Au procès de la belle-mère de la fillette de Granby, vendredi, on a appris par le témoignage d'un expert que l'enfant de 7 ans prenait des antidépresseurs.

La chimiste toxicologue Laurie Bédard, du Laboratoire des sciences judiciaires et de médecine légale, a témoigné ce vendredi au palais de justice de Trois-Rivières. Elle a entre autres révélé avoir retrouvé du Citalopram, un antidépresseur, en quantité thérapeutique dans l'organisme de la fillette. Ce médicament sert à traiter un trouble obsessif compulsif, l’anxiété ou la dépression chez les enfants.

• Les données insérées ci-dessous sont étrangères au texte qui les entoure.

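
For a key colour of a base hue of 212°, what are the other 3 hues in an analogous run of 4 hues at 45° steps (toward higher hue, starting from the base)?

257°, 302°, 347°

212 + 45 = 257°
212 + 90 = 302°
212 + 135 = 347°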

Ensuite, une biologiste judiciaire a été appelée à la barre des témoins. Josée Houde a été mandatée pour analyser des items saisis dans la résidence familiale où la fillette a été retrouvée inanimée le 29 avril 2019. Mme Houde a notamment procédé à l'analyse du morceau de ruban adhésif qui aurait servi à séquestrer l'enfant. Dans cet élément, souvent qualifié de « carapace » par les témoins, l'ADN de la fillette a été détecté.

L'ADN de la belle-mère a également été retrouvé sur une chemise qui était dans la chambre de la fillette, plus spécifiquement sur le noeud qui liait les manches.

Ces témoignages ont complété la troisième semaine d'audiences du procès qui doit durer six semaines. Par la suite, les 14 membres du jury auront la responsabilité de déterminer si la femme de 38 ans est coupable ou non des faits qui lui sont reprochés, soit de séquestration et de meurtre non prémédité.